Scientific news ticker march 2021
Reactive disruption management for the assembly of low-volume, complex products
The assembly process of most low-volume, complex products (LVCP) is compromised by disruptions. Disruptions cause deviations from the planned assembly schedule, which harm the economic performance of LVCP manufacturers. LVCP such as passenger planes, trains, and medical machinery form an important group of capital goods across various industries, e.g. aerospace and transportation. Due to the high value of LVCP, disruption can lead to significant financial implications. In order to minimise the negative effects of disruptions, most companies deploy disruption management. Our observations, made in a single case study, imply that disruption management in LVCP assembly differs from other manufacturing environments. Reasons are for example the manual disruption detection, the technical complexity of the products and legal obligations towards manufacturing process adherence.

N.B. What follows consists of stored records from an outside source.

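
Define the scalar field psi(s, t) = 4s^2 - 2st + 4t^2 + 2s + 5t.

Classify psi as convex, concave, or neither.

psi is quadratic, so its Hessian is the constant matrix H = [[8, -2], [-2, 8]].
det(H) = 60, tr(H) = 16.
det(H) > 0 and tr(H) > 0, so H is positive definite everywhere: convex.

convex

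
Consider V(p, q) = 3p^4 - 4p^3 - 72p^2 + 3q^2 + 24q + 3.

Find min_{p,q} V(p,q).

V(p,q) separates as A(p) + B(q) + 3, so its minimum is min A + min B + 3.
A'(p) = 12p(p - 4)(p + 3) vanishes at p ∈ {-3, 0, 4}; B'(q) = 6q + 24 vanishes at q ∈ {-4}.
Local minima of A (where A''>0): A(-3)=-297, A(4)=-640. Local minima of B: B(-4)=-48.
So the global minimum of V is A(4) + B(-4) + 3 = -640 − 48 + 3 = -685, attained at (4, -4).

-685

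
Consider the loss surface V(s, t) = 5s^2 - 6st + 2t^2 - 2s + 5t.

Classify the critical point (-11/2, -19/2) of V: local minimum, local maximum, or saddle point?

local minimum

The Hessian of V is constant: H = [[10, -6], [-6, 4]].
det(H) = 10·4 − (-6)² = 4.
det(H) > 0 and tr(H) = 14 > 0, so H is positive definite and the point is a local minimum.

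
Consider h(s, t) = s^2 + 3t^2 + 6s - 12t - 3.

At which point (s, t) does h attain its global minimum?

(-3, 2)

h(s,t) separates as P(s) + Q(t) − 3, so its minimum is min P + min Q − 3.
P'(s) = 2s + 6 vanishes at s ∈ {-3}; Q'(t) = 6(t - 2) vanishes at t ∈ {2}.
Local minima of P (where P''>0): P(-3)=-9. Local minima of Q: Q(2)=-12.
So the global minimum of h is P(-3) + Q(2) − 3 = -9 − 12 − 3 = -24, attained at (-3, 2).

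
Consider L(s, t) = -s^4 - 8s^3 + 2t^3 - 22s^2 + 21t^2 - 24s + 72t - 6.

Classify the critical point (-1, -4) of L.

local maximum

The mixed partial ∂²L/∂s∂t is 0, so the Hessian at any point is diag(L_ss, L_tt) = diag(-4(3s^2 + 12s + 11), 6(2t + 7)).
At (-1, -4): H = diag(-8, -6).
Both eigenvalues are negative, so H is negative definite: a local maximum.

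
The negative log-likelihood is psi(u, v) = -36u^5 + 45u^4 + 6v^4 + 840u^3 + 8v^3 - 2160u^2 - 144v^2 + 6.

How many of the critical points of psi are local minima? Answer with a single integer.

4

psi separates as a function of u plus a function of v, so ∇psi=0 decouples.
∂psi/∂u = -180u(u - 3)(u - 2)(u + 4) = 0 at u ∈ {-4, 0, 2, 3}; ∂psi/∂v = 24v(v - 3)(v + 4) = 0 at v ∈ {-4, 0, 3}.
The Hessian is diagonal: diag(psi_uu, psi_vv). Second derivatives: psi_uu(-4)=30240, psi_uu(0)=-4320, psi_uu(2)=2160, psi_uu(3)=-3780; psi_vv(-4)=672, psi_vv(0)=-288, psi_vv(3)=504.
Local minima occur where both diagonal entries positive: (-4, -4), (-4, 3), (2, -4), (2, 3). Count: 4.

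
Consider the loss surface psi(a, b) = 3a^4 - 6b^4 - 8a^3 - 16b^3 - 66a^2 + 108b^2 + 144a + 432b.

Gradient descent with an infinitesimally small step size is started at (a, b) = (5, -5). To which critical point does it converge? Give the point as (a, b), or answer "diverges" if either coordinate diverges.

psi is separable, so gradient descent decouples: a follows -∂psi/∂a, b follows -∂psi/∂b.
∂psi/∂a = 12(a - 4)(a - 1)(a + 3); at a=5 this is 384, so a decreases.
∂psi/∂b = -24(b - 3)(b + 2)(b + 3); at b=-5 this is 1152, so b decreases.
The b-coordinate has no critical point in that direction and runs off to infinity.

diverges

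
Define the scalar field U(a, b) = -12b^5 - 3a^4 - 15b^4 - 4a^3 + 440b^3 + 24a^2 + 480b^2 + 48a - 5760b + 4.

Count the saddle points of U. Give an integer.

U separates as a function of a plus a function of b, so ∇U=0 decouples.
∂U/∂a = -12(a - 2)(a + 1)(a + 2) = 0 at a ∈ {-2, -1, 2}; ∂U/∂b = -60(b - 4)(b - 2)(b + 3)(b + 4) = 0 at b ∈ {-4, -3, 2, 4}.
The Hessian is diagonal: diag(U_aa, U_bb). Second derivatives: U_aa(-2)=-48, U_aa(-1)=36, U_aa(2)=-144; U_bb(-4)=2880, U_bb(-3)=-2100, U_bb(2)=3600, U_bb(4)=-6720.
Saddle points occur where the two diagonal entries have opposite signs: (-2, -4), (-2, 2), (-1, -3), (-1, 4), (2, -4), (2, 2). Count: 6.

6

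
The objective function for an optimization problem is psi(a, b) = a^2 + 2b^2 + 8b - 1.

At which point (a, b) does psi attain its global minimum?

(0, -2)

psi(a,b) separates as P(a) + Q(b) − 1, so its minimum is min P + min Q − 1.
P'(a) = 2a vanishes at a ∈ {0}; Q'(b) = 4b + 8 vanishes at b ∈ {-2}.
Local minima of P (where P''>0): P(0)=0. Local minima of Q: Q(-2)=-8.
So the global minimum of psi is P(0) + Q(-2) − 1 = 0 − 8 − 1 = -9, attained at (0, -2).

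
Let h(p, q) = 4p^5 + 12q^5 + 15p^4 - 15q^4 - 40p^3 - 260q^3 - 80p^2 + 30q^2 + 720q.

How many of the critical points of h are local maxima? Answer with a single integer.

h separates as a function of p plus a function of q, so ∇h=0 decouples.
∂h/∂p = 20p(p - 2)(p + 1)(p + 4) = 0 at p ∈ {-4, -1, 0, 2}; ∂h/∂q = 60(q - 4)(q - 1)(q + 1)(q + 3) = 0 at q ∈ {-3, -1, 1, 4}.
The Hessian is diagonal: diag(h_pp, h_qq). Second derivatives: h_pp(-4)=-1440, h_pp(-1)=180, h_pp(0)=-160, h_pp(2)=720; h_qq(-3)=-3360, h_qq(-1)=1200, h_qq(1)=-1440, h_qq(4)=6300.
Local maxima occur where both diagonal entries negative: (-4, -3), (-4, 1), (0, -3), (0, 1). Count: 4.

4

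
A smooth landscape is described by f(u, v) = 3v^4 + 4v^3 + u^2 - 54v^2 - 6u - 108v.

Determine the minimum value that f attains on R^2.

-468

f(u,v) separates as P(u) + Q(v), so its minimum is min P + min Q.
P'(u) = 2u - 6 vanishes at u ∈ {3}; Q'(v) = 12(v - 3)(v + 1)(v + 3) vanishes at v ∈ {-3, -1, 3}.
Local minima of P (where P''>0): P(3)=-9. Local minima of Q: Q(-3)=-27, Q(3)=-459.
So the global minimum of f is P(3) + Q(3) = -9 − 459 = -468, attained at (3, 3).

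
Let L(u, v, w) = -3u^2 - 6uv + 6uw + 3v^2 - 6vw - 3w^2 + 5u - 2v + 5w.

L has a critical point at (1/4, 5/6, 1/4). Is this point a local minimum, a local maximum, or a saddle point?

saddle point

The Hessian is constant: H = [[-6, -6, 6], [-6, 6, -6], [6, -6, -6]].
Leading principal minors: Δ₁ = -6, Δ₂ = -72, Δ₃ = 864.
The minors fit neither the all-positive nor the alternating-sign pattern, so H is indefinite: a saddle point.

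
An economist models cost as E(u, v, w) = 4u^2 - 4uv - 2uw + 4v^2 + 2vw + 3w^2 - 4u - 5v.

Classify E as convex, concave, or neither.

convex

E is quadratic, so its Hessian is the constant matrix H = [[8, -4, -2], [-4, 8, 2], [-2, 2, 6]].
Leading principal minors: 8, 48, 256.
All positive ⇒ H ≻ 0 ⇒ convex.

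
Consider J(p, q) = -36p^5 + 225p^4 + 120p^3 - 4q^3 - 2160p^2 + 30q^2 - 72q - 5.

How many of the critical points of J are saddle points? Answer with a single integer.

J separates as a function of p plus a function of q, so ∇J=0 decouples.
∂J/∂p = -180p(p - 4)(p - 3)(p + 2) = 0 at p ∈ {-2, 0, 3, 4}; ∂J/∂q = -12(q - 3)(q - 2) = 0 at q ∈ {2, 3}.
The Hessian is diagonal: diag(J_pp, J_qq). Second derivatives: J_pp(-2)=10800, J_pp(0)=-4320, J_pp(3)=2700, J_pp(4)=-4320; J_qq(2)=12, J_qq(3)=-12.
Saddle points occur where the two diagonal entries have opposite signs: (-2, 3), (0, 2), (3, 3), (4, 2). Count: 4.

4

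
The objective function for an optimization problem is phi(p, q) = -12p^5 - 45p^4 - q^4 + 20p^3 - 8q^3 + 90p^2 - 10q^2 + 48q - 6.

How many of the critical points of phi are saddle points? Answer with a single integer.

6

phi separates as a function of p plus a function of q, so ∇phi=0 decouples.
∂phi/∂p = -60p(p - 1)(p + 1)(p + 3) = 0 at p ∈ {-3, -1, 0, 1}; ∂phi/∂q = -4(q - 1)(q + 3)(q + 4) = 0 at q ∈ {-4, -3, 1}.
The Hessian is diagonal: diag(phi_pp, phi_qq). Second derivatives: phi_pp(-3)=1440, phi_pp(-1)=-240, phi_pp(0)=180, phi_pp(1)=-480; phi_qq(-4)=-20, phi_qq(-3)=16, phi_qq(1)=-80.
Saddle points occur where the two diagonal entries have opposite signs: (-3, -4), (-3, 1), (-1, -3), (0, -4), (0, 1), (1, -3). Count: 6.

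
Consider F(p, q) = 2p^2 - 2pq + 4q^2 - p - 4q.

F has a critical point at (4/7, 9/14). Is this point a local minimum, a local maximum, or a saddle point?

The Hessian of F is constant: H = [[4, -2], [-2, 8]].
det(H) = 4·8 − (-2)² = 28.
det(H) > 0 and tr(H) = 12 > 0, so H is positive definite and the point is a local minimum.

local minimum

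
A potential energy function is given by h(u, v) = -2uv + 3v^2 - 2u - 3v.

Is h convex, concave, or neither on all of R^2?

h is quadratic, so its Hessian is the constant matrix H = [[0, -2], [-2, 6]].
det(H) = -4, tr(H) = 6.
det(H) < 0, so H is indefinite: neither convex nor concave.

neither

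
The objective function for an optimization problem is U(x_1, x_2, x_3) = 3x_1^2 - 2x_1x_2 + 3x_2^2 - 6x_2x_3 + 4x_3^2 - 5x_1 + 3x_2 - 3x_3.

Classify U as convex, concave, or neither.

U is quadratic, so its Hessian is the constant matrix H = [[6, -2, 0], [-2, 6, -6], [0, -6, 8]].
Leading principal minors: 6, 32, 40.
All positive ⇒ H ≻ 0 ⇒ convex.

convex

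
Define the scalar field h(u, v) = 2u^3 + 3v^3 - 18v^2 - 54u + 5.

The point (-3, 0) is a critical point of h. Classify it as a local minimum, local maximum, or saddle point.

The mixed partial ∂²h/∂u∂v is 0, so the Hessian at any point is diag(h_uu, h_vv) = diag(12u, 18(v - 2)).
At (-3, 0): H = diag(-36, -36).
Both eigenvalues are negative, so H is negative definite: a local maximum.

local maximum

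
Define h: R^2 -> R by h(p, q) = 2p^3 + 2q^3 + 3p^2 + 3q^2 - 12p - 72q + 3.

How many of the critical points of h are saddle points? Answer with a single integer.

h separates as a function of p plus a function of q, so ∇h=0 decouples.
∂h/∂p = 6(p - 1)(p + 2) = 0 at p ∈ {-2, 1}; ∂h/∂q = 6(q - 3)(q + 4) = 0 at q ∈ {-4, 3}.
The Hessian is diagonal: diag(h_pp, h_qq). Second derivatives: h_pp(-2)=-18, h_pp(1)=18; h_qq(-4)=-42, h_qq(3)=42.
Saddle points occur where the two diagonal entries have opposite signs: (-2, 3), (1, -4). Count: 2.

2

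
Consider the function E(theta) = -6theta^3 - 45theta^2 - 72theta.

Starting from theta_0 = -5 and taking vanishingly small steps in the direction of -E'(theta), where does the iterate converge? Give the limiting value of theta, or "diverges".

-4

E'(theta) = -18(theta + 1)(theta + 4), so E'(-5) = -72.
Gradient descent moves in the -E' direction, i.e. theta is increasing.
The nearest critical point in that direction is theta = -4, where E'' = 54 > 0 (a local minimum). The iterate converges there.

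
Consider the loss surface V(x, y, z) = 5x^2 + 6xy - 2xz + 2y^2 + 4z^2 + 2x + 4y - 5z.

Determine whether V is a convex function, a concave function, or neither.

V is quadratic, so its Hessian is the constant matrix H = [[10, 6, -2], [6, 4, 0], [-2, 0, 8]].
Leading principal minors: 10, 4, 16.
All positive ⇒ H ≻ 0 ⇒ convex.

convex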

Picture: The effects of disruption management design on manufacturing systems
The scientific literature on disruption management in manufacturing puts little emphasis on the assembly of LVCP apart from few exceptions, e.g. (Burggräf et al. 2017, p. 332). Most studies reviewed are situated in machine-based manufacturing environments and invest limited effort to elaborate on the general mechanisms of disruption management. Furthermore, the studies reviewed tend to neglect aspects such as disruption data collection methods, and disruption attributes recorded. Nonetheless, it is stressed that collecting disruption data is key for effective disruption management (Zou et al. 2016, p. 260).

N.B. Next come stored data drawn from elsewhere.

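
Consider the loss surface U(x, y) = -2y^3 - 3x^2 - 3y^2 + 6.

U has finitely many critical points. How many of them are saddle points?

U separates as a function of x plus a function of y, so ∇U=0 decouples.
∂U/∂x = -6x = 0 at x ∈ {0}; ∂U/∂y = -6y(y + 1) = 0 at y ∈ {-1, 0}.
The Hessian is diagonal: diag(U_xx, U_yy). Second derivatives: U_xx(0)=-6; U_yy(-1)=6, U_yy(0)=-6.
Saddle points occur where the two diagonal entries have opposite signs: (0, -1). Count: 1.

1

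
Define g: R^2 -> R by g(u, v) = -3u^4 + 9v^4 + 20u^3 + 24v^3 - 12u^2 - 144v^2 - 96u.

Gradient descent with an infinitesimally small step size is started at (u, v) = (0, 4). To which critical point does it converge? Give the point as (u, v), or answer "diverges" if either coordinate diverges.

(2, 2)

g is separable, so gradient descent decouples: u follows -∂g/∂u, v follows -∂g/∂v.
∂g/∂u = -12(u - 4)(u - 2)(u + 1); at u=0 this is -96, so u increases.
∂g/∂v = 36v(v - 2)(v + 4); at v=4 this is 2304, so v decreases.
u converges to its nearest critical value 2 (a local min of the u-part); v converges to 2. The iterate converges to (2, 2).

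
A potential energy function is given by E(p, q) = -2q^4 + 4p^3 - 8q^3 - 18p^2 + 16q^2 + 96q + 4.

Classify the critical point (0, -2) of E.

The mixed partial ∂²E/∂p∂q is 0, so the Hessian at any point is diag(E_pp, E_qq) = diag(12(2p - 3), 8(-3q^2 - 6q + 4)).
At (0, -2): H = diag(-36, 32).
The eigenvalues have opposite signs, so H is indefinite: a saddle point.

saddle point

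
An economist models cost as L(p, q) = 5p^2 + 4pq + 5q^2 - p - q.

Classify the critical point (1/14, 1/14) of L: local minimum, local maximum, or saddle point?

The Hessian of L is constant: H = [[10, 4], [4, 10]].
det(H) = 10·10 − 4² = 84.
det(H) > 0 and tr(H) = 20 > 0, so H is positive definite and the point is a local minimum.

local minimum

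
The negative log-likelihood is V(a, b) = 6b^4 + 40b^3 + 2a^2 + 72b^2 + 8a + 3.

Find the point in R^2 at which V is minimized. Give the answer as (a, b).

V(a,b) separates as P(a) + Q(b) + 3, so its minimum is min P + min Q + 3.
P'(a) = 4a + 8 vanishes at a ∈ {-2}; Q'(b) = 24b(b + 2)(b + 3) vanishes at b ∈ {-3, -2, 0}.
Local minima of P (where P''>0): P(-2)=-8. Local minima of Q: Q(-3)=54, Q(0)=0.
So the global minimum of V is P(-2) + Q(0) + 3 = -8 + 0 + 3 = -5, attained at (-2, 0).

(-2, 0)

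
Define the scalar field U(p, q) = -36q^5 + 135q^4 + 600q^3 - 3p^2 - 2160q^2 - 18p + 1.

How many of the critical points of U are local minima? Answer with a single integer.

U separates as a function of p plus a function of q, so ∇U=0 decouples.
∂U/∂p = -6(p + 3) = 0 at p ∈ {-3}; ∂U/∂q = -180q(q - 4)(q - 2)(q + 3) = 0 at q ∈ {-3, 0, 2, 4}.
The Hessian is diagonal: diag(U_pp, U_qq). Second derivatives: U_pp(-3)=-6; U_qq(-3)=18900, U_qq(0)=-4320, U_qq(2)=3600, U_qq(4)=-10080.
Local minima occur where both diagonal entries positive: none. Count: 0.

0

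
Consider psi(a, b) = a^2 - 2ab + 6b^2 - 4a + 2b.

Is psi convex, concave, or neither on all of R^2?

psi is quadratic, so its Hessian is the constant matrix H = [[2, -2], [-2, 12]].
det(H) = 20, tr(H) = 14.
det(H) > 0 and tr(H) > 0, so H is positive definite everywhere: convex.

convex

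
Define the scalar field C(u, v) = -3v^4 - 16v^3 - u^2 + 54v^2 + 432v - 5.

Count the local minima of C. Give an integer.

C separates as a function of u plus a function of v, so ∇C=0 decouples.
∂C/∂u = -2u = 0 at u ∈ {0}; ∂C/∂v = -12(v - 3)(v + 3)(v + 4) = 0 at v ∈ {-4, -3, 3}.
The Hessian is diagonal: diag(C_uu, C_vv). Second derivatives: C_uu(0)=-2; C_vv(-4)=-84, C_vv(-3)=72, C_vv(3)=-504.
Local minima occur where both diagonal entries positive: none. Count: 0.

0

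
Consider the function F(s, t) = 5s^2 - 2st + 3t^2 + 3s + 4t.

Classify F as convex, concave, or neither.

F is quadratic, so its Hessian is the constant matrix H = [[10, -2], [-2, 6]].
det(H) = 56, tr(H) = 16.
det(H) > 0 and tr(H) > 0, so H is positive definite everywhere: convex.

convex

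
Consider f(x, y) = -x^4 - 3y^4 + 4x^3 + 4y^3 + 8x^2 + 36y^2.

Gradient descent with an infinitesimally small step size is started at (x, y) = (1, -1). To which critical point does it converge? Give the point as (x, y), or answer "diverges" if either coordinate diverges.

(0, 0)

f is separable, so gradient descent decouples: x follows -∂f/∂x, y follows -∂f/∂y.
∂f/∂x = -4x(x - 4)(x + 1); at x=1 this is 24, so x decreases.
∂f/∂y = -12y(y - 3)(y + 2); at y=-1 this is -48, so y increases.
x converges to its nearest critical value 0 (a local min of the x-part); y converges to 0. The iterate converges to (0, 0).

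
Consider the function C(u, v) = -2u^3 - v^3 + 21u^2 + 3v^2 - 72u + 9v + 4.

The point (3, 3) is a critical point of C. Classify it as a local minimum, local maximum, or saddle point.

The mixed partial ∂²C/∂u∂v is 0, so the Hessian at any point is diag(C_uu, C_vv) = diag(6(-2u + 7), 6(-v + 1)).
At (3, 3): H = diag(6, -12).
The eigenvalues have opposite signs, so H is indefinite: a saddle point.

saddle point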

This research addresses the illustrated research gap in three independent studies which form a cumulative PhD-thesis. The guiding and overarching research question is: “How do disruption data collection methods, recorded disruption attributes, and disruption management routines contribute to an effective reactive disruption management in the assembly of LVCP?” We found this research on two theoretical pillars. We draw inspiration from the Normal Accident Theory which implies that disruption will occur at some point in complex and tightly coupled systems such as manufacturing systems for LVCP (Perrow 1981, p. 17). Thus, LVCP manufacturers require routines to minimise their negative effects. Furthermore, we aim to apply the Transaction Cost Theory by modelling disruption management routines as transactions within LVCP manufacturers. Using this model, we will develop an in-depth understanding of the cause-and-effect-relationships within disruption detection, disruption response routines, and disruption measures.

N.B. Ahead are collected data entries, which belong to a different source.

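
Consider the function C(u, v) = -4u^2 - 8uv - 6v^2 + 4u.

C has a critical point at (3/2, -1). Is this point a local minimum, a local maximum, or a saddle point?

local maximum

The Hessian of C is constant: H = [[-8, -8], [-8, -12]].
det(H) = (-8)·(-12) − (-8)² = 32.
det(H) > 0 and tr(H) = -20 < 0, so H is negative definite and the point is a local maximum.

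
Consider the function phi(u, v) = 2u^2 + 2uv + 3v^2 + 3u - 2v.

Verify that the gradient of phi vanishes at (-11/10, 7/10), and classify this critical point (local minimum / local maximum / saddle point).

local minimum

∇phi = (4u + 2v + 3, 2u + 6v - 2); substituting (-11/10, 7/10) gives ∇phi = (0, 0), so (-11/10, 7/10) is indeed a critical point.
The Hessian of phi is constant: H = [[4, 2], [2, 6]].
det(H) = 4·6 − 2² = 20.
det(H) > 0 and tr(H) = 10 > 0, so H is positive definite and the point is a local minimum.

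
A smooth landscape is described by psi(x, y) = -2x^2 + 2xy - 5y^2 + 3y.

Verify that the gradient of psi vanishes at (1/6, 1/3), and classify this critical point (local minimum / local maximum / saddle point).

local maximum

∇psi = (-4x + 2y, 2x - 10y + 3); substituting (1/6, 1/3) gives ∇psi = (0, 0), so (1/6, 1/3) is indeed a critical point.
The Hessian of psi is constant: H = [[-4, 2], [2, -10]].
det(H) = (-4)·(-10) − 2² = 36.
det(H) > 0 and tr(H) = -14 < 0, so H is negative definite and the point is a local maximum.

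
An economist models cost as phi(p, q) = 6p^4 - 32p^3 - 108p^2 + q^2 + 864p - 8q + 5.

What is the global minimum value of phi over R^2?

phi(p,q) separates as A(p) + B(q) + 5, so its minimum is min A + min B + 5.
A'(p) = 24(p - 4)(p - 3)(p + 3) vanishes at p ∈ {-3, 3, 4}; B'(q) = 2q - 8 vanishes at q ∈ {4}.
Local minima of A (where A''>0): A(-3)=-2214, A(4)=1216. Local minima of B: B(4)=-16.
So the global minimum of phi is A(-3) + B(4) + 5 = -2214 − 16 + 5 = -2225, attained at (-3, 4).

-2225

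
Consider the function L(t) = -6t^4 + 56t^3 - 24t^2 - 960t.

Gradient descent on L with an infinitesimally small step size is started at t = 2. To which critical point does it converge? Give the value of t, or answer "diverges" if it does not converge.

L'(t) = -24(t - 5)(t - 4)(t + 2), so L'(2) = -576.
Gradient descent moves in the -L' direction, i.e. t is increasing.
The nearest critical point in that direction is t = 4, where L'' = 144 > 0 (a local minimum). The iterate converges there.

4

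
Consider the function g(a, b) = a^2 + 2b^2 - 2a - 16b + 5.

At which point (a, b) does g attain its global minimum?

(1, 4)

g(a,b) separates as P(a) + Q(b) + 5, so its minimum is min P + min Q + 5.
P'(a) = 2a - 2 vanishes at a ∈ {1}; Q'(b) = 4b - 16 vanishes at b ∈ {4}.
Local minima of P (where P''>0): P(1)=-1. Local minima of Q: Q(4)=-32.
So the global minimum of g is P(1) + Q(4) + 5 = -1 − 32 + 5 = -28, attained at (1, 4).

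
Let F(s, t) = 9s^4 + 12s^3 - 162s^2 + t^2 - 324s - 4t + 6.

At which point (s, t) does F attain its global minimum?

F(s,t) separates as P(s) + Q(t) + 6, so its minimum is min P + min Q + 6.
P'(s) = 36(s - 3)(s + 1)(s + 3) vanishes at s ∈ {-3, -1, 3}; Q'(t) = 2(t - 2) vanishes at t ∈ {2}.
Local minima of P (where P''>0): P(-3)=-81, P(3)=-1377. Local minima of Q: Q(2)=-4.
So the global minimum of F is P(3) + Q(2) + 6 = -1377 − 4 + 6 = -1375, attained at (3, 2).

(3, 2)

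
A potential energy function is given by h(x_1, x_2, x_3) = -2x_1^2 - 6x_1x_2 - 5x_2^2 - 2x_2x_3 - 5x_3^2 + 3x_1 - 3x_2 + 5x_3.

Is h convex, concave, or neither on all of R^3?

h is quadratic, so its Hessian is the constant matrix H = [[-4, -6, 0], [-6, -10, -2], [0, -2, -10]].
Leading principal minors: -4, 4, -24.
Signs alternate −, +, − ⇒ H ≺ 0 ⇒ concave.

concave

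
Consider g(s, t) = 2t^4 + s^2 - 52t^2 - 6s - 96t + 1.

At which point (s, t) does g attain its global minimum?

g(s,t) separates as P(s) + Q(t) + 1, so its minimum is min P + min Q + 1.
P'(s) = 2s - 6 vanishes at s ∈ {3}; Q'(t) = 8(t - 4)(t + 1)(t + 3) vanishes at t ∈ {-3, -1, 4}.
Local minima of P (where P''>0): P(3)=-9. Local minima of Q: Q(-3)=-18, Q(4)=-704.
So the global minimum of g is P(3) + Q(4) + 1 = -9 − 704 + 1 = -712, attained at (3, 4).

(3, 4)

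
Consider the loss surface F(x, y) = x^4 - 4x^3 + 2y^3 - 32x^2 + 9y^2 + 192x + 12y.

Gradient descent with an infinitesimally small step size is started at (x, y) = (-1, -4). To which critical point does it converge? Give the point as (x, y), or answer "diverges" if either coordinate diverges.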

In order to pursuit this research question, we gather qualitative and quantitative data from three distinct methods. Firstly, we deploy structured literature reviews on low-volume complex product assembly, disruption data collection and disruption management routines. Secondly, we plan a multiple case study taken from a representative sample of European LVCP manufacturers where we conduct interviews and examine data on disruptions. Finally, we prepare time studies at a LVCP manufacturer in a single case study, which allows us to measure the performance of disruption management routines before and after we introduce changes to these routines. For the design of our case studies we follow the suggestions by Eisenhardt and Graebner (2007) (Eisenhardt and Graebner 2007, p. 27). Merging these research methods enables us to display the similarities and discrepancies between the scientific literature and the field, and to generate new theory on this research topic, which is rather unchartered territory in the scientific literature.
Burggräf, Peter; Wagner, Johannes; Lück, Katrin; Adlon, Tobias (2017): Cost-benefit analysis for disruption prevention in low-volume assembly. In Production Engineering 11 (3), pp. 331–342.
Eisenhardt, Kathleen M.; Graebner, Melissa E. (2007): Theory building from cases. Opportunities and challenges. In Academy of management journal 50 (1), pp. 25–32.
Perrow, Charles (1981): Normal accident at three mile island. In Society 18 (5), pp. 17–26.
Zou, Jing; Chang, Qing; Lei, Yong; Arinez, Jorge (2016): Production system performance identification using sensor data. In IEEE Transactions on Systems, Man, and Cybernetics: Systems 48 (2), pp. 255–264.